Bloomberg reported Barclays Plc President, Robert Diamond, on September 15, 2009 as telling the British Broadcasting Corporation’s Radio 4: “There isn’t any banking without risk” and that anyone who can’t take chances should leave the industry. “We need banks that are confident and banks that are willing to take risks,” to “get the economy going again.” Anyone unwilling to take risks should “get out of banking,” he added.
 
These words are disconcerting. Mr. Diamond's advocacy of risk-taking while the world is still suffering from the nasty effects of the worst financial meltdown since the Great Depression, caused primarily by the recklessness of risk-takers, is breathtakingly irresponsible, arrogant, insensitive, and disrespectful to the millions of people who lost their livelihood and to the investors who lost their life's saving in the East and the West. Mr. Diamond's words, however, are not surprising. He echoes the risk-taking culture of the investment industry, to which he belongs, instead of the culture of bankers. A banker would echo, instead, the words of U.S. Comptroller of the Currency and later Secretary of the Treasury, Mr. Hugh McCulloch, who wrote in December 1863 to all national banks what has become like a banker’s bible:
 
“Let no loans be made that are not secured beyond a reasonable contingency. Do nothing to encourage speculation. Give facilities only to legitimate and prudent transactions.

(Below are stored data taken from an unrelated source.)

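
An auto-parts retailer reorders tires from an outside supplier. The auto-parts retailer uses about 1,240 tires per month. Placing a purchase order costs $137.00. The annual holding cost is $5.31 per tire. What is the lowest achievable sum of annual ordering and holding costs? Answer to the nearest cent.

TC* ≈ $4,652.90

Annual demand D = 1,240 × 12 = 14,880.
Q* = √(2DS/H) = √(2 × 14,880 × 137 / 5.31) ≈ 876.25.
At the optimum the two cost components are equal, so total cost = 2·(Q*/2)H = Q*·H.
Minimum total = √(2DSH) = √(2 × 14,880 × 137 × 5.31) ≈ 4652.903.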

“Distribute your loans rather than concentrate them in a few hands. Large borrowers are apt to control the bank.
“If you have reasons to distrust the integrity of a customer, close his account. Never deal with a rascal under the impression that you can prevent him from cheating you.

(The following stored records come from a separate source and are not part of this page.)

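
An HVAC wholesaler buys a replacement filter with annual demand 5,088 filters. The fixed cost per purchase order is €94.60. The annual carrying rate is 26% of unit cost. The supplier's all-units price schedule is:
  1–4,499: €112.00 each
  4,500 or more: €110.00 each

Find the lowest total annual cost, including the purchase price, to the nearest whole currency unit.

TC* ≈ €575,151

Holding cost per unit per year at price C is H = 0.26·C.
Evaluate total cost at each tier's feasible EOQ or, if the EOQ is below the tier, at the tier's minimum quantity.
EOQ at €112.00 = 181.8 (feasible in tier 1): TC = 5,088×€112.00 + (5,088/181.8)×94.6 + (181.8/2)×0.26×€112.00 = €575,150.56.
EOQ at €110.00 = 183.5 < 4500, so use break Q=4500: TC = 5,088×€110.00 + (5,088/4500.0)×94.6 + (4500.0/2)×0.26×€110.00 = €624,136.96.
Lowest total cost among the candidates is at Q = 181.8.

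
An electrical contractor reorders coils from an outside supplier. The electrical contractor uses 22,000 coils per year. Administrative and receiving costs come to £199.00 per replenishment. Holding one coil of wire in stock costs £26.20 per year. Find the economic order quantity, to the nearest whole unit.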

“Pay your officers such salaries as will enable them to live comfortably and respectably without stealing, and require of them their entire services. If an officer lives beyond his income, dismiss him.
“The capital of a bank should be reality, not a fiction.
“Pursue a straightforward, upright, legitimate banking business. ‘Splendid financing’ is not legitimate banking, and ‘splendid financiers’ in banking are generally either humbugs or rascals.”
 
Investment companies are not banks. Investment companies are prohibited from taking customers' deposits and from using the word “bank” in their name. Banks are the only institutions mandated to take customers' deposits. While it is true that “there isn’t any banking without risk,” banks have evolved a culture of regulation, controls, caution, and aversion for excessive risk-taking in order to safeguard society’s saving.
 
For some sixty years banks were kept separate from investment firms. The repeal in 1999 of the Glass-Steagall Act of 1933 in the US removed the wall that separated banks from non-bank financial companies.  Post Glass-Steagall,  banks were cobbled together with investment, insurance, and brokerage companies. Non-bankers, “rascals” and “splendid financiers” took control of people’s saving. Together, gambling instincts and a blinding ambition to get rich quickly through claiming millions of dollars annually in bonuses engendered an era of recklessness and go-go banking, contaminating the once cautious commercial banking culture and bringing the entire banking systems in the United States, United Kingdom, and many other countries close to collapse, had it not been for the hundreds of billions of dollars in taxpayers' rescue money.
 
Society’s saving should be protected from gamblers, rascals, and splendid financiers.
 
Glass-Steagall Act should be reinstated. It is significant that five former US Treasury Secretaries, Republicans and Democrats, said in a letter to The Wall Street Journal in February 2010 that banks benefiting from public support by means of access to the Federal Reserve and FDIC insurance should not engage in speculative trading activities unrelated to essential bank services.
 
Politicians, bankers, and lobbyists who argue against the reinstatement of Glass-Steagall because no major bank had collapsed in 2008--only investment companies, like Bear Stearns and Lehman Brothers, are disingenuous. Their argument ignores important facts. First, the major banks would have collapsed had it not been for decisive government rescue. US Secretary of the Treasury, Timothy Geithner revealed in December 2009 that “the entire U.S. financial system and all the major firms in the country, and even small banks across the country, were at that moment at the middle of a classic run, a classic bank run". Geithner said further that "without the government’s extraordinary rescue measures, the entire financial system was on the verge of collapse", and that "none of them would have survived” had the government stood aside and let the crisis run its course.  Secondly, the collapse of investment companies generally happens because such companies do not have a lender of last resort nor do they have a customer deposit base to rely upon when their loans mature at times of tight liquidity and when no lender would roll-over those maturing loans or extend new credit. Further, yesterday's investment companies that had merged with banking institutions and became investment departments within those banks were protected by trillions of dollars in customers deposits plus central bank's protection as lender of last resort, notwithstanding the damage that these investment pockets had inflicted on the financial integrity and the net worth  of their parent banks, which forced the government to come to the rescue in 2008.
 
I would like to recount a personal experience I had some three decades ago, which showed me a most vivid example of how sacred protecting other people’s money can be. This experience was at the hand of a self-taught man, Saleh Abdulaziz Al-Rajhi in Riyadh. Over lunch, at the home of his brother Sulaiman, an assistant of Sheikh Saleh proposed to him a profitable transaction that seemed innocuous enough in its risk profile. Sheikh Saleh, with his calm dignified manner responded: “But this is our depositors’ money. We cannot do anything risky with it”. Wow! Just compare this attitude with the kind of loud calls to risk-taking by some of those who have the audacity in this Post-Glass-Steagall age to call themselves “bankers” and who demand that anyone unwilling to take risks should “get out of banking”.